The first thing I like about philosophy is that is needlessly pedantic. If I were to ask a “big question”, such as “are the brain and the mind separate entities?” I can guarantee that there would be fifty other armchair philosophers like myself ready to pick up on all of the inherent logical flaws in the answer I give.
I imagine that arguing with a proper philosopher takes hours, as every philosophy question can be answered with another question: “What caused the Big Bang?” “Why does there have to be a causal explanation?” “Why do we assume that everything needs a cause – can’t some things just ‘happen’” “Isn’t assuming everything has a cause a case of inductive reasoning?”, and so on until one of the parties involved has an awful headache.
Presumably it must be a living hell for a philosopher to make even a simple decision, such as when out clothes shopping. Blue tie or red tie? How can one decide when everything is relative? And how can everyone else trust what a philosopher has to say? There’s no such thing as objective truth, so they could get away with telling you a pack of lies.
Irritating children are probably the best at being philosophers. I’ve distinct memories from my childhood of annoying my friends and elders by responding to everything said to me with the question “why?”
The best thing about philosophy though, is that despite being a serious area of academic study, it concerns itself with debating answers to questions where there are no discernible answers. I think its basically an excuse for workshy people to wear berets and talk endlessly…. and this is something I’d really like to be a part of. So here are ten philosophical questions of my own that I’m publicly posing to the philosophical community:
1) If we don’t know what conciousness is, how can we know what unconciousness is?
2) If global warming is ever proved not to exist (highly unlikely, but this is a philosophical question), can environmentalists be accused to being hypocrites for releasing a lot of hot air?
3) Considering the well documented psychological phenomenon of people subconsciously mimicking the gestures of others (eg: folding arms at the same time, etc), if a murder is carried out and someone else subconsciously copies it, who is responsible?
4) Does a mutual interest in the kerning of fonts bring people closer together or drive them further apart?
5) Considering that pirates in the olden days were horrible crooks and murderers, essentially terrorists, can humanity get away with celebrating pirates in films and on television?
6) Wasps.
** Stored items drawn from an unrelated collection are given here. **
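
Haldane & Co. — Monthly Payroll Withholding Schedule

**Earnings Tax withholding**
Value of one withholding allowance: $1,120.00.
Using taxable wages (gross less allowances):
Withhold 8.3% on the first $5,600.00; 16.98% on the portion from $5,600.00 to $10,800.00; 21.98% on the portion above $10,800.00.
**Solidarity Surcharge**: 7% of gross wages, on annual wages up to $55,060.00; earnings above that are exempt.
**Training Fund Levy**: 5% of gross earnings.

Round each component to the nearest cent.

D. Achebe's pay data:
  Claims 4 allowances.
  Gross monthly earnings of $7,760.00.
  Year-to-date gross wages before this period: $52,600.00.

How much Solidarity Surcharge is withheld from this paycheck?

$172.20

Solidarity Surcharge: cap $55,060.00 − YTD $52,600.00 = $2,460.00 subject; 7% × $2,460.00 = $172.20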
Why?
7) People who like horses are often said to look a bit horse-like. Does that mean they’re constantly miserable, what with the long face?
Why should we let Rubik’s Cubes create new problems for us to solve? Shouldn’t we tackle pre-existing ones first, like war and poverty, before worrying about the ordering if different coloured cubes?
9) Do battle re-enactors get self-concious if they turn up to an re-enactment to find someone else wearing the same outfit as they are?
10) Is it more ethical to put down contestants when they are evicted from the Big Brother house, rather than let them endure a slow, painful career death on an obscure satellite TV shopping channel?